I suppose the question, too, comes out of who I think I am speaking to when I write. I don't want to exclude a reader through the language I use (but, at the same time, I do want a reader to work for it).


A.E: How do you find the time to write, given your ubiquitous activities – book-fairs, readings, mentoring, and other artistic public preoccupations?


R.M.: I've always been able to juggle a million things at once. Every time I've tried to set things aside to finish one or two projects, I end up starting others. I think it's simply how my brain works. It helps that I've been doing this full-time for about fourteen years now. When I started doing all of these things, I honestly thought (naively, perhaps) that it was an essential part of the job of the writer to write reviews, organize readings and go to other people's readings, mentor the ones behind me (as the ones ahead of me have mentored me), and other such things. I've always thought... how can I imagine anyone going to my readings if I won't go to anyone else's? And when I started publishing, I saw how easy it was, and thought that it could be a way I could help the writers around me, by making little books of theirs. I started running readings to help promote the authors and the books I'd made of theirs. I started running the Ottawa small press fair as an extension of that idea, etcetera. And now, how many years later, I still keep doing all of these things. I think the only use in starting something is to sustain it (or have someone else sustain it, but I'm not good at handing things off).


A.E.: I would expect you have a hand in the organising of the Ottawa International Authors’ festival, the resounding successful fall edition of which has just come to an uplifting close?


R.M.: I'm not involved at all in the organization of the festival. I do socialize regularly with the organizers, and I make recommendations, some of which they take. I have been involved with every festival so far, which has been pretty cool. They've done so much to help not only the writers in the Ottawa literary community, but the perception of writing and writers to a city that has historically been determined to ignore the whole process.


A.E.: What directions are you likely to take in your subsequent creative activities?

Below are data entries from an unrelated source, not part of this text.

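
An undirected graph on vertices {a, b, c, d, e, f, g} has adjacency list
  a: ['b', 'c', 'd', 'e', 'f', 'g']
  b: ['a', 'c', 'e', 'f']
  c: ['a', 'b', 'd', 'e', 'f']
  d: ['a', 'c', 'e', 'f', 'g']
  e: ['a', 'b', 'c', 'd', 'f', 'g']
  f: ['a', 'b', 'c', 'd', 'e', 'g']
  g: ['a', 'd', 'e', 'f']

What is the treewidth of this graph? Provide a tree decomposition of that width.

Treewidth 4.
One such decomposition:
Bags: B1 = {a, c, d, e, f}  B2 = {a, b, c, e, f}  B3 = {a, d, e, f, g}
Tree: B1–B2, B1–B3

Every bag has size at most 5, so the width is 5 − 1 = 4 and tw(G) ≤ 4. On the other hand G contains the 5-clique {a, d, e, f, g}. A clique must lie in a single bag of any decomposition, so no decomposition can have width below 4. The upper and lower bounds meet at 4, so that is the treewidth.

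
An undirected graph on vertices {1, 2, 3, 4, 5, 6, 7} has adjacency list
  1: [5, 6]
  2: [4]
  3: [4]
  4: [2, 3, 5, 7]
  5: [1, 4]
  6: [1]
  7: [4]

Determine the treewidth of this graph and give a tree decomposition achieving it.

Each bag holds 2 vertices, so the decomposition has width 1, which upper-bounds the treewidth. Since G has at least one edge (e.g. 5–4), it is not an edgeless graph, so tw(G) ≥ 1. Combining the bounds, tw(G) = 1.

Treewidth 1.
Bags: B1 = {4, 5}  B2 = {2, 4}  B3 = {1, 5}  B4 = {3, 4}  B5 = {4, 7}  B6 = {1, 6}
Tree: B1–B2, B1–B3, B1–B4, B1–B5, B3–B6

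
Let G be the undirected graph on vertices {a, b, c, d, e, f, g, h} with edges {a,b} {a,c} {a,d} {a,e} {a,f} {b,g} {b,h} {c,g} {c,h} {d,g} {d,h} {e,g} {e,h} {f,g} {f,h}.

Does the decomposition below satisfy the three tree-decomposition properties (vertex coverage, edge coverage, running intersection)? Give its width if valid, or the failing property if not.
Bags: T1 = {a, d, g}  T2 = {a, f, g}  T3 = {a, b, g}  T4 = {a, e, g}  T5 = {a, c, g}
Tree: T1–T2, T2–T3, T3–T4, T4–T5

A tree decomposition must satisfy three properties: every vertex lies in some bag; for every edge, both endpoints lie together in some bag; and for every vertex, the bags containing it form a connected subtree. Here vertex h appears in no bag, so the decomposition is invalid.

No — vertex h appears in no bag.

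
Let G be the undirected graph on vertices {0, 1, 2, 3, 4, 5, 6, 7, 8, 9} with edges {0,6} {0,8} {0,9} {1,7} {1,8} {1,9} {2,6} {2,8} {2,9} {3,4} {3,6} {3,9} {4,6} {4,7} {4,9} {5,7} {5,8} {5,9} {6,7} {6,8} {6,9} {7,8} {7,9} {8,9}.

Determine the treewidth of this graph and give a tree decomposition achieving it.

Every bag has size at most 4, so the width is 4 − 1 = 3 and tw(G) ≤ 3. Conversely, {1, 7, 8, 9} is a clique of size 4, and the vertices of any clique must share a bag in every tree decomposition; so some bag has ≥ 4 vertices and tw(G) ≥ 3. Hence tw(G) = 3 exactly.

Treewidth 3.
One such decomposition:
Bags: B1 = {3, 4, 6, 9}  B2 = {4, 6, 7, 9}  B3 = {6, 7, 8, 9}  B4 = {1, 7, 8, 9}  B5 = {0, 6, 8, 9}  B6 = {5, 7, 8, 9}  B7 = {2, 6, 8, 9}
Tree: B1–B2, B2–B3, B3–B4, B3–B5, B4–B6, B5–B7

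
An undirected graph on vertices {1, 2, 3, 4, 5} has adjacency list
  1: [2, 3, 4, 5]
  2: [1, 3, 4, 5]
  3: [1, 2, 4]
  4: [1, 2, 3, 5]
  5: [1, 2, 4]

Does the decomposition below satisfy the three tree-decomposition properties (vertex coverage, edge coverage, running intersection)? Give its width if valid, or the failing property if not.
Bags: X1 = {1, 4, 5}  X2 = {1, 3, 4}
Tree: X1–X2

A tree decomposition must satisfy three properties: every vertex lies in some bag; for every edge, both endpoints lie together in some bag; and for every vertex, the bags containing it form a connected subtree. Here vertex 2 appears in no bag, so the decomposition is invalid.

No — vertex 2 appears in no bag.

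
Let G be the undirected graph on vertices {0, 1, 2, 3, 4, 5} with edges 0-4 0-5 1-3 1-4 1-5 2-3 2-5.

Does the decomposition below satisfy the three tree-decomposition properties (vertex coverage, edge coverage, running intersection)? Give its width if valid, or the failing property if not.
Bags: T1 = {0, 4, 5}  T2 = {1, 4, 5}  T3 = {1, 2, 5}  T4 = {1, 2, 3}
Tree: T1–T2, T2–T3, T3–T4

Yes; width 2.

Vertex coverage: the bags together contain {0, 1, 2, 3, 4, 5}, the full vertex set. Edge coverage: each edge of G has both endpoints in at least one bag. Running intersection: for every vertex, the bags containing it form a connected subtree. All three properties hold, so this is a valid tree decomposition of width max|bag| − 1 = 2, and hence tw(G) ≤ 2.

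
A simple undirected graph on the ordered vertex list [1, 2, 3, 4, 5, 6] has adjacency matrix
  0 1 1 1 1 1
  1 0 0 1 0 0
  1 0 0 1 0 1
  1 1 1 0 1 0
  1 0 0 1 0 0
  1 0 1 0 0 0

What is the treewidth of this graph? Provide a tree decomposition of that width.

Treewidth 2.
Bags: B1 = {1, 3, 4}  B2 = {1, 3, 6}  B3 = {1, 2, 4}  B4 = {1, 4, 5}
Tree: B1–B2, B1–B3, B1–B4

Every bag has size at most 3, so the width is 3 − 1 = 2 and tw(G) ≤ 2. For the lower bound, the 3 vertices {1, 2, 4} are pairwise adjacent, and any tree decomposition puts a clique entirely inside one bag — forcing width ≥ 2. The upper and lower bounds meet at 2, so that is the treewidth.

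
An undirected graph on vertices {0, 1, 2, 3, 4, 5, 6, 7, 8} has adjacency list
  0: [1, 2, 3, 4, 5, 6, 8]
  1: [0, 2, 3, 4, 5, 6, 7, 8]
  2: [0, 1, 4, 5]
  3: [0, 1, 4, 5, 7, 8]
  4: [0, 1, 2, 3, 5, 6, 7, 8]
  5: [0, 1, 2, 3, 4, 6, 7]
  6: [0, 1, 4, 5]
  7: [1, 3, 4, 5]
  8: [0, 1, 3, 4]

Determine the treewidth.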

R.M.: I've been working on fiction for over a decade, which most people don't know. After abandoning three novels, I'm trying to get another three novels finished, and have since started a collection of short stories (I keep hoping to get one of these finished and placed). I've got manuscripts in varying degrees of completion of three collections of literary essays, and have also been doing genealogical work for about fifteen years (all the Mclennan / MacLennan lines in Stormont and Glengarry Counties in Eastern Ontario, from the point of landing, 1770-onwards). I had some shows of visual art in 2000 and 2001, but haven't had a chance to really get back into that yet. Oh, and a couple of us are starting a literary press in Ottawa, to produce eight trade books a year of poetry, fiction and (eventual) non-fiction, with our first four books to appear in fall 2006. Called Chaudiere Books, we're still putting the finishing touches on our five-year business plan. And a bunch of poetry manuscripts, but there's nothing unusual there. Apart from that, I think I'm going to wait until some of these projects are further ahead before I start making other plans.


A.E.: Thank you very much for your time.